PIGEON'S BLOOMING CHEEK: John Shevlin, a resident of North Great Georges Street, where the James Joyce Centre is located, dresses as James Joyce at St Stephens Green on Bloomsday 2020. Shevlin has recently recovered from Covid-19. Photograph: Alan Betson
John Shevlin dresses as James Joyce at St Stephens Green on Bloomsday 2020. Shevlin has recently recovered from Covid-19. Photograph: Alan Betson

Wells was writing not of Ulysses but of A Portrait of the Artist. And here’s what he said then (1917): “Like Swift and another living Irish writer, Mr Joyce has a cloacal obsession. He would bring back into the general picture of life aspects which modern drainage and modern decorum have taken out . . .”

Thus, when Joyce echoed the phrase in Ulysses (published 1922), he must have been returning an insult. During a debate on the relative merits of the ancient Romans versus other civilisations, he has Professor McHugh say this: “The Jews in the wilderness and on the mountaintop said: it is meet to be here. Let us build an altar to Jehovah. The Roman, like the Englishman who follows in his footsteps, brought to every new shore on which he set his foot [. . .] only his cloacal obsession. He gazed about him in his toga and he said: It is meet to be here. Let us construct a water closet.”

***

Shaw’s Pygmalion was inspired by a story from Greek mythology involving a king of that name who was also a sculptor. When he made a marble statue of his ideal woman, he fell in love with it.  So he had to plead with the gods to bring her to life, then married her.

I was writing last week about how the statue of William Smith O’Brien moved to Dublin’s O’Connell Street, where its neighbours include Jim Larkin.   Since then I have learned that Larkin’s sculptor, the late Oisin Kelly, was married to Smith O’Brien’s great-granddaughter.

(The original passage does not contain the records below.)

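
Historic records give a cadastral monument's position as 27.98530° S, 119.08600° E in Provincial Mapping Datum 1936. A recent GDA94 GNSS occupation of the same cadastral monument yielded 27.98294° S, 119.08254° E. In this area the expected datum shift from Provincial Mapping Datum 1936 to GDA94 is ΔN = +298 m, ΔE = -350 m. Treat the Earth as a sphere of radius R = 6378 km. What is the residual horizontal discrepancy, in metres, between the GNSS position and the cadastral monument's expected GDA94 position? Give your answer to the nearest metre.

37 m

Observed coordinate differences: Δφ = +0.00236°, Δλ = -0.00346°.
Converting to metres (1° lat = 111317 m, cos φ = 0.883068): observed ΔN = 262.7 m, observed ΔE = -340.1 m.
Subtracting the expected shift leaves a residual of 262.7 − (298) = -35.3 m north and -340.1 − (-350) = 9.9 m east.
Residual distance = √((-35.3)² + 9.9²) = 36.6 m.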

This information comes from Joe Neville, a Fine Gael councillor from Kildare, who in turn is married to a granddaughter of that union.

The story is not quite Pygmalion. But as Joe says, it’s a “fun fact”.

***

Irish writers have done more to promote Royal Ascot, surely, than English writers ever did. Yes, Shaw’s contribution was indirect, via the film his play inspired. Even more tenuous is the fact that the record for most wins in the Ascot Gold Cup – four – is by a Irish horse called Yeats.

But Joyce made the race a sub-plot of Ulysses. Indeed, the extent to which it dominates Dublin conversations in 1904 is one of the small but defining changes of the intervening century. The modern Ascot has no such hold here.

One thing that hasn’t changed, surprisingly, is concern about gambling. You might think this a (justified) obsession of our times, when online betting is ubiquitous. But there’s Bloom in 1904, already concerned at the trend: “Betting. Regular hotbed of it lately. Messenger boys stealing to put on sixpence.” Fortunately, Joyce left us a permanent reminder that it’s a mug’s game. Nobody in his book backed the winner: the 20 to 1 outsider in a field of four.